HIV infection has been reported to cause bone loss and a higher risk of fracture. Under normal conditions, bone metabolism is regulated by mesenchymal cells, osteoclasts differentiated from mononuclear macrophages, osteoblasts, and their expression of regulatory factors, such as receptor activator of nuclear factorkappa B ligand (RANKL), M-SCF, and transforming growth factor-beta. The balance between bone resorption and osteogenesis depends on the balance between osteoclasts and osteoblasts.
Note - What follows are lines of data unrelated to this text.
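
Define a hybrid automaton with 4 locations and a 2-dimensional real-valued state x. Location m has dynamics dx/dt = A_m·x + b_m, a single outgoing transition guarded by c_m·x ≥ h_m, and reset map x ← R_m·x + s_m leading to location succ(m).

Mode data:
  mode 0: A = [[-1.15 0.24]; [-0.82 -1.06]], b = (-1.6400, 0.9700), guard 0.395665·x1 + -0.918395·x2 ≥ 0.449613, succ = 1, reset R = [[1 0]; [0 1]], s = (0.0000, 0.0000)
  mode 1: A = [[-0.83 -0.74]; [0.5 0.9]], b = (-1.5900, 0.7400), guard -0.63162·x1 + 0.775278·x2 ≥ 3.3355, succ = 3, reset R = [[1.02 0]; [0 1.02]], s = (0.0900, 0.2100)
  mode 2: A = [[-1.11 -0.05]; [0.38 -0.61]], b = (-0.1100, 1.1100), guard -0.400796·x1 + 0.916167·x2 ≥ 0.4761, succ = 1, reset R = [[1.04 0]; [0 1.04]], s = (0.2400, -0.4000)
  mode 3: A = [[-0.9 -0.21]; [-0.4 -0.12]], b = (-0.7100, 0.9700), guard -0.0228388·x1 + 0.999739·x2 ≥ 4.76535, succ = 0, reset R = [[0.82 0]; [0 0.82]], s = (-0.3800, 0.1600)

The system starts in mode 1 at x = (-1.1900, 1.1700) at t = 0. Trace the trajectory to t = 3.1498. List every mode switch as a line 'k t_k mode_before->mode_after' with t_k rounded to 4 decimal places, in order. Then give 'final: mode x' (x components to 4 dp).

Mode 1: guard c·x = 3.3355 hit at Δt = 0.8518 (t = 0.8518), x⁻ = (-2.3735, 2.3686) → reset → x⁺ = (-2.3310, 2.6260), jump to mode 3
Mode 3: guard c·x = 4.7653 hit at Δt = 1.5932 (t = 2.4450), x⁻ = (-1.8620, 4.7241) → reset → x⁺ = (-1.9069, 4.0337), jump to mode 0
Mode 0: flow for 0.7048 to horizon, guard not reached → x = (-1.2445, 2.9939)

1 0.8518 1->3
2 2.4450 3->0
final: 0 -1.2445 2.9939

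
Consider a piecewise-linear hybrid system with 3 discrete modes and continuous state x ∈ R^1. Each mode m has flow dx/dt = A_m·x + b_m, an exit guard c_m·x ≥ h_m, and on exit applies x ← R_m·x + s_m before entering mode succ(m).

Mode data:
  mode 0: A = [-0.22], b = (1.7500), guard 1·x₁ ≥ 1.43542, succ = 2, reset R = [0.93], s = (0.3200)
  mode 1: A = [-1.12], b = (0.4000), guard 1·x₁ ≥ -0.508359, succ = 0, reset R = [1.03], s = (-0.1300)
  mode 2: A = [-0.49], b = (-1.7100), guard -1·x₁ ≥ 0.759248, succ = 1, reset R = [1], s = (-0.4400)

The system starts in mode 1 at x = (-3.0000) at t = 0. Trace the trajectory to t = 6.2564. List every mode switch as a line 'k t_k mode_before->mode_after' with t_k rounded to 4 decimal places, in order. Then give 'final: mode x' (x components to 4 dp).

1 1.2103 1->0
2 2.4738 0->2
3 3.7666 2->1
4 4.2905 1->0
5 5.5540 0->2
final: 2 0.1569

Mode 1: guard c·x = -0.5084 hit at Δt = 1.2103 (t = 1.2103), x⁻ = (-0.5084) → reset → x⁺ = (-0.6536), jump to mode 0
Mode 0: guard c·x = 1.4354 hit at Δt = 1.2635 (t = 2.4738), x⁻ = (1.4354) → reset → x⁺ = (1.6549), jump to mode 2
Mode 2: guard c·x = 0.7592 hit at Δt = 1.2928 (t = 3.7666), x⁻ = (-0.7592) → reset → x⁺ = (-1.1992), jump to mode 1
Mode 1: guard c·x = -0.5084 hit at Δt = 0.5239 (t = 4.2905), x⁻ = (-0.5084) → reset → x⁺ = (-0.6536), jump to mode 0
Mode 0: guard c·x = 1.4354 hit at Δt = 1.2635 (t = 5.5540), x⁻ = (1.4354) → reset → x⁺ = (1.6549), jump to mode 2
Mode 2: flow for 0.7024 to horizon, guard not reached → x = (0.1569)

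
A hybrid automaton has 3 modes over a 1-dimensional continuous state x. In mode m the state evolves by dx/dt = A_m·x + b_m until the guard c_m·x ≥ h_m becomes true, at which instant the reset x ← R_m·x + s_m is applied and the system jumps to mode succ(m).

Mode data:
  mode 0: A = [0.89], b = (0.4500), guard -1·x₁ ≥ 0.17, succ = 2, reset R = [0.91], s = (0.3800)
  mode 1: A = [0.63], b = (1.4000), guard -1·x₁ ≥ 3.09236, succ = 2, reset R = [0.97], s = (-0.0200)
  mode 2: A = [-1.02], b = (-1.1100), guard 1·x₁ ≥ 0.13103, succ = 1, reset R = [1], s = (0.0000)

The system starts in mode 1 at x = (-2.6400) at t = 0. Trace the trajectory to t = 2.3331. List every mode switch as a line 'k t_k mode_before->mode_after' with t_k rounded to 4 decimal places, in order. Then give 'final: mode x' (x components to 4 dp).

Mode 1: guard c·x = 3.0924 hit at Δt = 1.1646 (t = 1.1646), x⁻ = (-3.0924) → reset → x⁺ = (-3.0196), jump to mode 2
Mode 2: flow for 1.1685 to horizon, guard not reached → x = (-1.6747)

1 1.1646 1->2
final: 2 -1.6747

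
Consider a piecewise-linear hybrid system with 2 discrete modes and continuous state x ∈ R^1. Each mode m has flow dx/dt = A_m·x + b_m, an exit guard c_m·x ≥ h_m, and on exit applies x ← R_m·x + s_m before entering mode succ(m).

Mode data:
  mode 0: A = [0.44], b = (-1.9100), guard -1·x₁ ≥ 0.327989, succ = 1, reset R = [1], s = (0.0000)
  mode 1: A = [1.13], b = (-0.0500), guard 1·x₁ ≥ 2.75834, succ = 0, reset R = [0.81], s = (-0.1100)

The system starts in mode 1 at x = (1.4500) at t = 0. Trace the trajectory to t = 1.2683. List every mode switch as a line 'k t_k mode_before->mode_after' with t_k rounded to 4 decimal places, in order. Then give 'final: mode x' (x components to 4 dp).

1 0.5822 1->0
final: 0 1.3431

Mode 1: guard c·x = 2.7583 hit at Δt = 0.5822 (t = 0.5822), x⁻ = (2.7583) → reset → x⁺ = (2.1243), jump to mode 0
Mode 0: flow for 0.6861 to horizon, guard not reached → x = (1.3431)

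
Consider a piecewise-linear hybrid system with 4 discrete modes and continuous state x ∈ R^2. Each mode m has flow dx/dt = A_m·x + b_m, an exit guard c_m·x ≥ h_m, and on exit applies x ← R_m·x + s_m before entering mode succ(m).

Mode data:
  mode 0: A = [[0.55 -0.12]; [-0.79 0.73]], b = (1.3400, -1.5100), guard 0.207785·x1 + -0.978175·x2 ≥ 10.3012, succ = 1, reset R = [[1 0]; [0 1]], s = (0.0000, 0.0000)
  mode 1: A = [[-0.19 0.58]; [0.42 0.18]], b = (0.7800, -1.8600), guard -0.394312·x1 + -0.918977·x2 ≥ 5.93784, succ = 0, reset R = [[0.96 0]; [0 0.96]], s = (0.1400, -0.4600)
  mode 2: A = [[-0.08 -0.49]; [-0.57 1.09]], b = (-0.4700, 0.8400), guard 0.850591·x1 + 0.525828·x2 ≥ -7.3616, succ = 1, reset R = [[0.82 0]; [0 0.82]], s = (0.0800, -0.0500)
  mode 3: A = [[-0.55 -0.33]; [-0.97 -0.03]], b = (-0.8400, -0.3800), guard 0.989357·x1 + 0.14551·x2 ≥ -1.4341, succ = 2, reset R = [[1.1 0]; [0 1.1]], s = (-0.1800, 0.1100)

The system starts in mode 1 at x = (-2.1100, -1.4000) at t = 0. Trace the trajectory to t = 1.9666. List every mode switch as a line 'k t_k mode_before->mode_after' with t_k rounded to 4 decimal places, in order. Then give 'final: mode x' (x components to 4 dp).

1 1.1287 1->0
final: 0 -1.7703 -9.7714

Mode 1: guard c·x = 5.9378 hit at Δt = 1.1287 (t = 1.1287), x⁻ = (-2.8509, -5.2381) → reset → x⁺ = (-2.5969, -5.4886), jump to mode 0
Mode 0: flow for 0.8379 to horizon, guard not reached → x = (-1.7703, -9.7714)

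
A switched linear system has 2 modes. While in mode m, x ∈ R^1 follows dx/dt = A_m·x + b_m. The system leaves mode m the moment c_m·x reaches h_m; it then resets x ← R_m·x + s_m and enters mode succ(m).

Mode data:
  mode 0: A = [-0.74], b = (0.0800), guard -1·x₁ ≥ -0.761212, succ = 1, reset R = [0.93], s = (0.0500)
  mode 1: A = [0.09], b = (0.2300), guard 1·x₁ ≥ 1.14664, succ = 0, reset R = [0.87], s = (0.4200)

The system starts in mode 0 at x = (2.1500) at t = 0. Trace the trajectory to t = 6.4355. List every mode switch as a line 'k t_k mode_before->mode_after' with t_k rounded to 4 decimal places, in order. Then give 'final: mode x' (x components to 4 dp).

1 1.5404 0->1
2 2.7729 1->0
3 3.7130 0->1
4 4.9455 1->0
5 5.8855 0->1
final: 1 0.9261

Mode 0: guard c·x = -0.7612 hit at Δt = 1.5404 (t = 1.5404), x⁻ = (0.7612) → reset → x⁺ = (0.7579), jump to mode 1
Mode 1: guard c·x = 1.1466 hit at Δt = 1.2325 (t = 2.7729), x⁻ = (1.1466) → reset → x⁺ = (1.4176), jump to mode 0
Mode 0: guard c·x = -0.7612 hit at Δt = 0.9401 (t = 3.7130), x⁻ = (0.7612) → reset → x⁺ = (0.7579), jump to mode 1
Mode 1: guard c·x = 1.1466 hit at Δt = 1.2325 (t = 4.9455), x⁻ = (1.1466) → reset → x⁺ = (1.4176), jump to mode 0
Mode 0: guard c·x = -0.7612 hit at Δt = 0.9401 (t = 5.8855), x⁻ = (0.7612) → reset → x⁺ = (0.7579), jump to mode 1
Mode 1: flow for 0.5500 to horizon, guard not reached → x = (0.9261)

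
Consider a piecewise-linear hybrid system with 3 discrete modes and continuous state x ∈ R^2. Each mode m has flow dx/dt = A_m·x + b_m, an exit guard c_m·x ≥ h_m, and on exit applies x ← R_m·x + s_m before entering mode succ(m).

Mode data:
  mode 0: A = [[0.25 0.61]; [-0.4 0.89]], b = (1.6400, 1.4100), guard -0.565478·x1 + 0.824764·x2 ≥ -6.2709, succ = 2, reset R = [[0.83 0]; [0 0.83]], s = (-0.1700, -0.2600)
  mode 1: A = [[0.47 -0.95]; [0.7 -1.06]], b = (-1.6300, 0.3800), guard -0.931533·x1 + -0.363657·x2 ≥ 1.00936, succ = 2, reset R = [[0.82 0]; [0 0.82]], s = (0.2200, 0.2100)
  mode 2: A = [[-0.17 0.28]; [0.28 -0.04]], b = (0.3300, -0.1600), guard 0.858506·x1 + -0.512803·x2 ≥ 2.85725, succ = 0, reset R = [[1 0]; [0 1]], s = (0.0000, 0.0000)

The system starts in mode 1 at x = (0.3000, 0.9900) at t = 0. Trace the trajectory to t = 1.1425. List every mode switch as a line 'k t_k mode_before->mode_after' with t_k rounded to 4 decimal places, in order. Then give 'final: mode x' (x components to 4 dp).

1 0.6098 1->2
final: 2 -0.5174 0.4339

Mode 1: guard c·x = 1.0094 hit at Δt = 0.6098 (t = 0.6098), x⁻ = (-1.2837, 0.5127) → reset → x⁺ = (-0.8326, 0.6304), jump to mode 2
Mode 2: flow for 0.5327 to horizon, guard not reached → x = (-0.5174, 0.4339)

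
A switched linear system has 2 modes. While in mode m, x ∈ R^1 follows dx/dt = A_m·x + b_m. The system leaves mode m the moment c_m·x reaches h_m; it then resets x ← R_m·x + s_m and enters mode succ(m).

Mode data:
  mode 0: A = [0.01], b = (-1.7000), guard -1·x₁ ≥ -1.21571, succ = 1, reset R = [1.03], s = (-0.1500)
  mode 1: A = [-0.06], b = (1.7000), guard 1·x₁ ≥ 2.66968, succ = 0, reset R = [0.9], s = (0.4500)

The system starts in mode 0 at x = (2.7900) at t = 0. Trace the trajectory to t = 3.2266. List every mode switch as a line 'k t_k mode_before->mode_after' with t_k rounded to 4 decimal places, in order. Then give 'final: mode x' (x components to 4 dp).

Mode 0: guard c·x = -1.2157 hit at Δt = 0.9371 (t = 0.9371), x⁻ = (1.2157) → reset → x⁺ = (1.1022), jump to mode 1
Mode 1: guard c·x = 2.6697 hit at Δt = 0.9881 (t = 1.9252), x⁻ = (2.6697) → reset → x⁺ = (2.8527), jump to mode 0
Mode 0: guard c·x = -1.2157 hit at Δt = 0.9746 (t = 2.8998), x⁻ = (1.2157) → reset → x⁺ = (1.1022), jump to mode 1
Mode 1: flow for 0.3268 to horizon, guard not reached → x = (1.6309)

1 0.9371 0->1
2 1.9252 1->0
3 2.8998 0->1
final: 1 1.6309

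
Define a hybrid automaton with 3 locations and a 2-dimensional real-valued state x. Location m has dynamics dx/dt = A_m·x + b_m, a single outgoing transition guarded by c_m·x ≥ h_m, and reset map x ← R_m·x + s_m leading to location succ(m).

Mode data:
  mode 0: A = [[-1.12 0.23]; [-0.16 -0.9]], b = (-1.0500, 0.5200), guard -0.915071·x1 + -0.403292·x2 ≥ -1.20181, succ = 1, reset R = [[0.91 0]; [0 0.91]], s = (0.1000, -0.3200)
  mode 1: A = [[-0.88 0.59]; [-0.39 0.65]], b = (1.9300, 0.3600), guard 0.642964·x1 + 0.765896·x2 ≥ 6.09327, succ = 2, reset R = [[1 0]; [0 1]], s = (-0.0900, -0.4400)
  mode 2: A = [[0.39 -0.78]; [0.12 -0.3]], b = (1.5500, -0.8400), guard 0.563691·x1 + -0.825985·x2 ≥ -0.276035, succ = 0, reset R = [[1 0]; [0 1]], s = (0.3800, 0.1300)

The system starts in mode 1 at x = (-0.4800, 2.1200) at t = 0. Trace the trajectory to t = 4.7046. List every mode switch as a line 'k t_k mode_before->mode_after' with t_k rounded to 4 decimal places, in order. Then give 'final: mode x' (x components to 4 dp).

1 1.4752 1->2
2 2.8772 2->0
3 3.8859 0->1
final: 1 1.8716 1.1980

Mode 1: guard c·x = 6.0933 hit at Δt = 1.4752 (t = 1.4752), x⁻ = (3.3578, 5.1369) → reset → x⁺ = (3.2678, 4.6969), jump to mode 2
Mode 2: guard c·x = -0.2760 hit at Δt = 1.4020 (t = 2.8772), x⁻ = (3.2361, 2.5427) → reset → x⁺ = (3.6161, 2.6727), jump to mode 0
Mode 0: guard c·x = -1.2018 hit at Δt = 1.0087 (t = 3.8859), x⁻ = (0.7680, 1.2373) → reset → x⁺ = (0.7989, 0.8059), jump to mode 1
Mode 1: flow for 0.8187 to horizon, guard not reached → x = (1.8716, 1.1980)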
In addition, some immune cells, such as B-cells, T-cells, and other non-immune cells expressing RANKL, can contribute to osteoporosis under inflammatory conditions. HIV proteins consist of three types: regulatory proteins, accessory proteins, and structural proteins, which contribute to HIV-mediated bone loss partly by upregulating NF-κB expression, tumor necrosis factor alpha content, and release of inflammatory cytokines. Even worse, although antiretroviral therapy has reduced HIV infection mortality and successfully transformed acquired immunodeficiency syndrome into a chronic disease, its impact on bone loss should not be overlooked, especially when the drug contains tenofovir. This review analyzes some reports focusing on the overall osteolytic situation due to imbalances in osteogenesis and bone resorption due to HIV infection and antiviral therapy. The intrinsic mechanism of bone loss provides a reference for researchers to analyze the risk factors for HIV patients complicated with bone loss and helps clinicians to provide ideas for the intervention and prevention of bone loss during clinical treatment and chronic disease management of HIV patients.


Keywords:
Osteoporosis. Antiretroviral therapy. Immune system. Bone inflammation.